Date: 11-11-22 Redo: No Sample: D1

Purpose: To create multiple fragments of DNA using restriction enzymes.

Notes:

1. After gently mixing DNA in closed tube, we incubated it on a 65ºC heat block for 10 minutes. After this time, we placed it on ice. We then centrifuged the tube for less than a minute in order to move all the liquid to the bottom of the tube.

2. We used our DNA concentration to calculate the volume of DNA needed to obtain 0.5µg of DNA.

3. A 25µl mixture was prepared using our DNA, reaction buffer, restriction enzyme, and dionized water.
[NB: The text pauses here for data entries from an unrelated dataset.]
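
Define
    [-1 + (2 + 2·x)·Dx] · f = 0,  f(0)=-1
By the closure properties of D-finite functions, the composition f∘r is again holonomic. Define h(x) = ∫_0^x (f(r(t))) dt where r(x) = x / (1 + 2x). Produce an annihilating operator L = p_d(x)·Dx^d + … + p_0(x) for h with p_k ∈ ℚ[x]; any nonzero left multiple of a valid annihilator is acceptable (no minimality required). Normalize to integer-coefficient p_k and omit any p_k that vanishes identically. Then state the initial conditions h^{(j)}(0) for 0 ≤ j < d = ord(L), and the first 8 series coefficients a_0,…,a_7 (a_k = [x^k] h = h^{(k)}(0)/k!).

L = -Dx + (2 + 10·x + 12·x^2)·Dx^2  (order 2).
h: a_k = 0, -1, -1/4, 3/8, -41/64, 757/640, -1181/512, 33645/7168, …
ICs: h(0) = 0, h′(0) = -1.

f: a_k = -1, -1/2, 1/8, -1/16, 5/128, -7/256, 21/1024, -33/2048, …
Substitute x→r, Dx→(1/r')Dx; clear ⇒ L₀.
h=∫₀ˣh₀: take L = L₀·Dx.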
In each tube we placed 14µl of dionized water, 2.5µl of reaction buffer (Cutsmart or 3.1), 0.5µl of one of the restriction enzymes, and 8µl of DNA.

4. The contents of each tube were gently mixed and centrifuged for less than 1 minute to move all liquid to the bottom of the tube.
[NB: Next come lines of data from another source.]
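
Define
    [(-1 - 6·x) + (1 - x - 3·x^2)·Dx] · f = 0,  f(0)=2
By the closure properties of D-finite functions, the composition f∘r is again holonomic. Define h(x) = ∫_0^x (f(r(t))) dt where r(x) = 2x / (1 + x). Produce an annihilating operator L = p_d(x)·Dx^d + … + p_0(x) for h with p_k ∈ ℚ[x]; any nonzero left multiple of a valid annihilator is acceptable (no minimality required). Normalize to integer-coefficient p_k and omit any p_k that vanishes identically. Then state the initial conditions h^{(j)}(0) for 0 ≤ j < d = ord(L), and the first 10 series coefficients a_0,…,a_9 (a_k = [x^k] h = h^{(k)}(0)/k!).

f: a_k = 2, 2, 8, 14, 38, 80, 194, 434, 1016, 2318, …
Substitute x→r, Dx→(1/r')Dx; clear ⇒ L₀.
Integrate: L := L₀·Dx.
L = (2 + 26·x)·Dx + (-1 - x + 13·x^2 + 13·x^3)·Dx^2  (order 2).
h: a_k = 0, 2, 2, 28/3, 13, 364/5, 338/3, 676, 2197/2, 61516/9, …
ICs: h(0) = 0, h′(0) = 2.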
5. All the tubes were then incubated for 1 hour at 37ºC.

Conclusions and Next Steps: Our next step will be to run a gel using our restriction enzyme digest.

Title: Gel Electrophoresis of Restriction Enzyme Digest

Date: 11-11-2022 Redo: No Sample: D1

Purpose: Seperate fragments of DNA cut using restriction enzymes via gel elctrophoresis.

Notes:

1. The appropriate mass of agarose powder was weighed out and poured into an Erlenmeyer flask. The appropriate volume of TBE buffer was added to the flask. This mixture was heated in the microwave for 1 minute. The flask was taken out of the microwave using heat resistant gloves. The flask was placed on the counter and allowed to cool down.

2. Once cool, ethidium bromide was added to the flask and swirled to mix. This was done carefully due to the mutagen nature of the dye.

3. A comb was placed into the gel apparatus and the agarose mixture was poured into the same apparatus. The gel was allowed to solidify for 25 minutes. 

4. Once solidified, the comb was removed carefully. The gel box was then rotated and TBE buffer was used to submerge the gel.

5. Before loading the wells, 5µl of loading dye was added to each 25µl restriction enzyme sample. The samples were then placed on a 65ºC heat block for 5 minutes and placed in ice for less than a minute. The tubes were centrifuged for around 15 seconds at 10,000rpm.

6. Finally, the restriction enzyme digest mix was used to load the gel. We loaded each sample and ladder using a fresh tip and loading 20µl in each well.

7. The electrodes were plugged into power supplu and the voltage was set to 100V.

8. The gel was run until the dye front had migrated 4 inches from the well. This took around 1 hour.

Results: Our gel came out alright, there was a bit of smearing but overall good.

Conclusions and Next Steps: We are done and could be considered for sequencing.